The mission of Animal Aid Unlimited is to rescue and treat the un-owned street animals of India who have become ill or injured, and through their rescue inspire a community to protect and defend the lives of all animals.
We operate one of India’s most active rescue services, responding to more than 50 calls on our helpline every day and involving thousands of Udaipur residents in the process of rescuing street animals every year. (Read more about our street animal rescue here).
Like the majority of cities across India, before Animal Aid Unlimited was founded in 2002, Udaipur had no rescue service for street animals, nor was there a hospital or shelter for street animals. This meant that wounded and suffering animals were left to suffer where they lay. We now know that the animals were neglected not because no one cared, but because without an ambulance or a professional medical team to call on, it was very hard for even a caring person to know what to do when they saw a suffering animal.
Our mission is to replace apathy and neglect with protection. And by building a request-response culture, Animal Aid is teaching the local community that it is deeply satisfying to help a suffering animal. Feeling –and really BEING—a part of saving the life of a street animal changes each of us. We become more eager to help the next, and more willing and able to imagine the suffering of the millions of animals we can save by preventing their suffering in all the choices we make with our lives.
By offering the community free-of-cost street animal rescue, we not only rescue hundreds of animals every month, but we create a vital moment of action: When a resident of Udaipur sees an animal who needs help, instead of ignoring that suffering and walking away, our rescue service encourages them to stop and help.
By providing a phone number someone can call and a shelter who will help and save, we are inspiring action. Action that though small at first, maybe just a phone call on our helpline, is the first step on the road of becoming an animal protector.
Our ultimate goal is equality and protection of all animals and a complete end to the use and abuse of animals. We are working for the day that every dog, donkey, cow, pig, fish and mouse can live their lives in freedom.
Thousands of dogs, cows, donkeys and other animals live on the street in Udaipur alone, and millions across India. In the region where Animal Aid works in Udaipur, Rajasthan, the animal’s presence on the street is generally accepted, and feeding street animals is even a part of the culture. However, as traffic increases and the city expands, life can be a daily struggle for many animals on the street. Street dogs survive off of human left overs in India much as they have done for thousands of years (more than 10,000 years!) They find left-overs from restaurants and markets, and also enjoy food left especially for them by kind neighbors. There is a popular tradition in this region for the first and last chapatti (piece of bread) to be given to a cow and a dog.
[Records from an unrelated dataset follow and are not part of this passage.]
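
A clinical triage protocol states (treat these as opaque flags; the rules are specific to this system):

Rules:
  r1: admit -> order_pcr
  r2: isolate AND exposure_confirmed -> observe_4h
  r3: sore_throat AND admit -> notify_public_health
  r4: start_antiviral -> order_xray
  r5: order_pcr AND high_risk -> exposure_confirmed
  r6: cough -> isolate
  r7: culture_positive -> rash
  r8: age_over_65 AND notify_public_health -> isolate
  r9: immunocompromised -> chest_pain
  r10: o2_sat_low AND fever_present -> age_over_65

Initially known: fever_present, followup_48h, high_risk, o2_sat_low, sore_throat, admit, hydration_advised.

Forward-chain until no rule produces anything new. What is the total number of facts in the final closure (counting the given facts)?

Round 1: r1 [admit -> order_pcr]; r3 [sore_throat AND admit -> notify_public_health]; r10 [o2_sat_low AND fever_present -> age_over_65]. Adds order_pcr, notify_public_health, age_over_65.
Round 2: r5 [order_pcr AND high_risk -> exposure_confirmed]; r8 [age_over_65 AND notify_public_health -> isolate]. Adds exposure_confirmed, isolate.
Round 3: r2 [isolate AND exposure_confirmed -> observe_4h]. Adds observe_4h.
Closure: {admit, age_over_65, exposure_confirmed, fever_present, followup_48h, high_risk, hydration_advised, isolate, notify_public_health, o2_sat_low, observe_4h, order_pcr, sore_throat} — 13 facts.

13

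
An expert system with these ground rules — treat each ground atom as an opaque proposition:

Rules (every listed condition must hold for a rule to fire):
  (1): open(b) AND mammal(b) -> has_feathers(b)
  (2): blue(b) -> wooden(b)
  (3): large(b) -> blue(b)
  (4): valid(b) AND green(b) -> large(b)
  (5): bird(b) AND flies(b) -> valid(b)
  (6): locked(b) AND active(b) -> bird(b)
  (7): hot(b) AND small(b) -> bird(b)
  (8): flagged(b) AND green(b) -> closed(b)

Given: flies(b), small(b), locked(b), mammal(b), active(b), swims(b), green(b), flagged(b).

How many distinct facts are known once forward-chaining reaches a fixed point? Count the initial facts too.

14

Round 1: (6) [locked(b) AND active(b) -> bird(b)]; (8) [flagged(b) AND green(b) -> closed(b)]. Adds bird(b), closed(b).
Round 2: (5) [bird(b) AND flies(b) -> valid(b)]. Adds valid(b).
Round 3: (4) [valid(b) AND green(b) -> large(b)]. Adds large(b).
Round 4: (3) [large(b) -> blue(b)]. Adds blue(b).
Round 5: (2) [blue(b) -> wooden(b)]. Adds wooden(b).
Closure: {active(b), bird(b), blue(b), closed(b), flagged(b), flies(b), green(b), large(b), locked(b), mammal(b), small(b), swims(b), valid(b), wooden(b)} — 14 facts.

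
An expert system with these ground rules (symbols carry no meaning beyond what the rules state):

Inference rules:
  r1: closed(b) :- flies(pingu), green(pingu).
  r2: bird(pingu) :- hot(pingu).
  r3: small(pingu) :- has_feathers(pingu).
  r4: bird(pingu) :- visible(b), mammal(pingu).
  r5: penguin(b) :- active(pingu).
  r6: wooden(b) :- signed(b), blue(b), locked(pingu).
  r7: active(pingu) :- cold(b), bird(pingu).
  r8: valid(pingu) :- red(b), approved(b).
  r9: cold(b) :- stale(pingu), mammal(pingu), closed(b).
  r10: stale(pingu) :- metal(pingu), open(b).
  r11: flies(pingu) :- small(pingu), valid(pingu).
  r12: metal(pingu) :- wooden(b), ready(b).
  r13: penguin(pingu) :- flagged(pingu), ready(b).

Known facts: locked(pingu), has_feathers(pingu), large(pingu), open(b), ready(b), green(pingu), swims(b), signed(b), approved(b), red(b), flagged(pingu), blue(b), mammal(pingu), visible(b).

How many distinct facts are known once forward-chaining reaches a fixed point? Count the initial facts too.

26

Round 1 fires r3, r4, r6, r8, r13, giving small(pingu), bird(pingu), wooden(b), valid(pingu), penguin(pingu).
Round 2 fires r11, r12, giving flies(pingu), metal(pingu).
Round 3 fires r1, r10, giving closed(b), stale(pingu).
Round 4 fires r9, giving cold(b).
Round 5 fires r7, giving active(pingu).
Round 6 fires r5, giving penguin(b).
Closure: {active(pingu), approved(b), bird(pingu), blue(b), closed(b), cold(b), flagged(pingu), flies(pingu), green(pingu), has_feathers(pingu), large(pingu), locked(pingu), mammal(pingu), metal(pingu), open(b), penguin(b), penguin(pingu), ready(b), red(b), signed(b), small(pingu), stale(pingu), swims(b), valid(pingu), visible(b), wooden(b)} — 26 facts.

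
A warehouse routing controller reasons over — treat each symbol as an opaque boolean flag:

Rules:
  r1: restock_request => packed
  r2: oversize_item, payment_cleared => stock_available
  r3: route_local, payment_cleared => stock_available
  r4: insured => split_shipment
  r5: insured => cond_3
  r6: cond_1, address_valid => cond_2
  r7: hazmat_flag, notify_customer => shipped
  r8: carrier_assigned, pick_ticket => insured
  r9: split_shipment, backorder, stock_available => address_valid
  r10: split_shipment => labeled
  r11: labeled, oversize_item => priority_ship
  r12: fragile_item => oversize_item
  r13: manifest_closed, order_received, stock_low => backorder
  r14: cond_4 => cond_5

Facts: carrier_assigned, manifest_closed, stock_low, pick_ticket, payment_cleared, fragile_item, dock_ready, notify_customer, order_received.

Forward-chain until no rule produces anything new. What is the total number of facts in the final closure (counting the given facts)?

18

Round 1: r8 [carrier_assigned, pick_ticket => insured]; r12 [fragile_item => oversize_item]; r13 [manifest_closed, order_received, stock_low => backorder]. Adds insured, oversize_item, backorder.
Round 2: r2 [oversize_item, payment_cleared => stock_available]; r4 [insured => split_shipment]; r5 [insured => cond_3]. Adds stock_available, split_shipment, cond_3.
Round 3: r9 [split_shipment, backorder, stock_available => address_valid]; r10 [split_shipment => labeled]. Adds address_valid, labeled.
Round 4: r11 [labeled, oversize_item => priority_ship]. Adds priority_ship.
Closure: {address_valid, backorder, carrier_assigned, cond_3, dock_ready, fragile_item, insured, labeled, manifest_closed, notify_customer, order_received, oversize_item, payment_cleared, pick_ticket, priority_ship, split_shipment, stock_available, stock_low} — 18 facts.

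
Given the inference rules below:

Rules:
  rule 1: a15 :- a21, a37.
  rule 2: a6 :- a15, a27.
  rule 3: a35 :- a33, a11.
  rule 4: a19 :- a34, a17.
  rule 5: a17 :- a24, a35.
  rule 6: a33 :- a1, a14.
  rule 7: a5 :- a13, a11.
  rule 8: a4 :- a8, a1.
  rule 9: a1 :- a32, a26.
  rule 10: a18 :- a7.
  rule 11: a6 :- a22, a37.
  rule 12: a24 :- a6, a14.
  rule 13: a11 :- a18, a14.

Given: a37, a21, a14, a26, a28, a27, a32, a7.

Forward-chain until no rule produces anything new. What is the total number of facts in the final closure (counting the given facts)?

Round 1: rule 1 [a15 :- a21, a37.]; rule 9 [a1 :- a32, a26.]; rule 10 [a18 :- a7.]. Adds a15, a1, a18.
Round 2: rule 2 [a6 :- a15, a27.]; rule 6 [a33 :- a1, a14.]; rule 13 [a11 :- a18, a14.]. Adds a6, a33, a11.
Round 3: rule 3 [a35 :- a33, a11.]; rule 12 [a24 :- a6, a14.]. Adds a35, a24.
Round 4: rule 5 [a17 :- a24, a35.]. Adds a17.
Closure: {a1, a11, a14, a15, a17, a18, a21, a24, a26, a27, a28, a32, a33, a35, a37, a6, a7} — 17 facts.

17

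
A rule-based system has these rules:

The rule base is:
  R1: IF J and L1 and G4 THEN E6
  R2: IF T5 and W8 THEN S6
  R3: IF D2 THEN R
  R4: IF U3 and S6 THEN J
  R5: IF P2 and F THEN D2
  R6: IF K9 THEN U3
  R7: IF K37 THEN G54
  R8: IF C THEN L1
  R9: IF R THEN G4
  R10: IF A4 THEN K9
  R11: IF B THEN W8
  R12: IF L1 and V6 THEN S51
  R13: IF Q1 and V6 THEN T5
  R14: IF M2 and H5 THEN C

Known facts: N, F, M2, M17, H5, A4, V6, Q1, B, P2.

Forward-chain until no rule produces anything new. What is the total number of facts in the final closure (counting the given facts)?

Round 1: R5 [IF P2 and F THEN D2]; R10 [IF A4 THEN K9]; R11 [IF B THEN W8]; R13 [IF Q1 and V6 THEN T5]; R14 [IF M2 and H5 THEN C]. New: D2, K9, W8, T5, C.
Round 2: R2 [IF T5 and W8 THEN S6]; R3 [IF D2 THEN R]; R6 [IF K9 THEN U3]; R8 [IF C THEN L1]. New: S6, R, U3, L1.
Round 3: R4 [IF U3 and S6 THEN J]; R9 [IF R THEN G4]; R12 [IF L1 and V6 THEN S51]. New: J, G4, S51.
Round 4: R1 [IF J and L1 and G4 THEN E6]. New: E6.
Closure: {A4, B, C, D2, E6, F, G4, H5, J, K9, L1, M17, M2, N, P2, Q1, R, S51, S6, T5, U3, V6, W8} — 23 facts.

23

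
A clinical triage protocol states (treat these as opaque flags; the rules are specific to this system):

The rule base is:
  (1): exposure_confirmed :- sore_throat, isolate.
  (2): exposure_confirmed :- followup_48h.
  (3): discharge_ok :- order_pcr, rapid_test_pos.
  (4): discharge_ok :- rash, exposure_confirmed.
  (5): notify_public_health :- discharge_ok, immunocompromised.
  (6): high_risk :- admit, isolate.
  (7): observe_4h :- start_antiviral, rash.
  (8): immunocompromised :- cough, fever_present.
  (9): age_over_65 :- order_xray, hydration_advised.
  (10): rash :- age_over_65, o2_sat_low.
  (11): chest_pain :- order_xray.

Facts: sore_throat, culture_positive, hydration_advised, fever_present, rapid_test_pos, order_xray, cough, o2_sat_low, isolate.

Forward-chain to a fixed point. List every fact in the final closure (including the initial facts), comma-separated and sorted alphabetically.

age_over_65, chest_pain, cough, culture_positive, discharge_ok, exposure_confirmed, fever_present, hydration_advised, immunocompromised, isolate, notify_public_health, o2_sat_low, order_xray, rapid_test_pos, rash, sore_throat

Round 1: (1) [exposure_confirmed :- sore_throat, isolate.]; (8) [immunocompromised :- cough, fever_present.]; (9) [age_over_65 :- order_xray, hydration_advised.]; (11) [chest_pain :- order_xray.]. Adds exposure_confirmed, immunocompromised, age_over_65, chest_pain.
Round 2: (10) [rash :- age_over_65, o2_sat_low.]. Adds rash.
Round 3: (4) [discharge_ok :- rash, exposure_confirmed.]. Adds discharge_ok.
Round 4: (5) [notify_public_health :- discharge_ok, immunocompromised.]. Adds notify_public_health.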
While some street dogs live in quiet colonies with little traffic, others live near busy intersections where they search for food from garbage dumps and risk their live simply crossing the street. Their population grows in relation to the availability of food.
The life of a little family of puppies often goes like this: While there might have been adequate food from caring neighbors and a local garbage heap, a mother’s four growing puppies quickly discover mama’s milk is not nearly enough, but there’s nothing else to eat. Their mother gives everything she can to sustain them, but by the time they’re a couple of months old, she’s thin, growing thinner, and often dies of hunger. Often, all but one of the puppies dies too. The little survivor has lost every family member. There’s only enough food for the one—the one who used to be his mama.
Puppies born onto the street are almost always destined to horrible deaths from primarily road accidents and lack of food.
Cows and bulls become strays when they have been dumped on the street by Dairies because they are no longer productive (female cows who are no longer profitable and male calves soon after being born.) Because there are no grazing grounds in the city, the cows and bulls forage for food from garbage bins along with the dogs, however along with finding bits of food here and there, they consume enormous amounts of plastic, so much so that every cow who has been living on the street for more than a few months has dozens of kgs of plastic trapped in their stomach that they cannot digest. The consumption of plastic is fatal due to the toxicity of the plastic and other rubbish and because their stomachs become so full of plastic that they can no longer eat.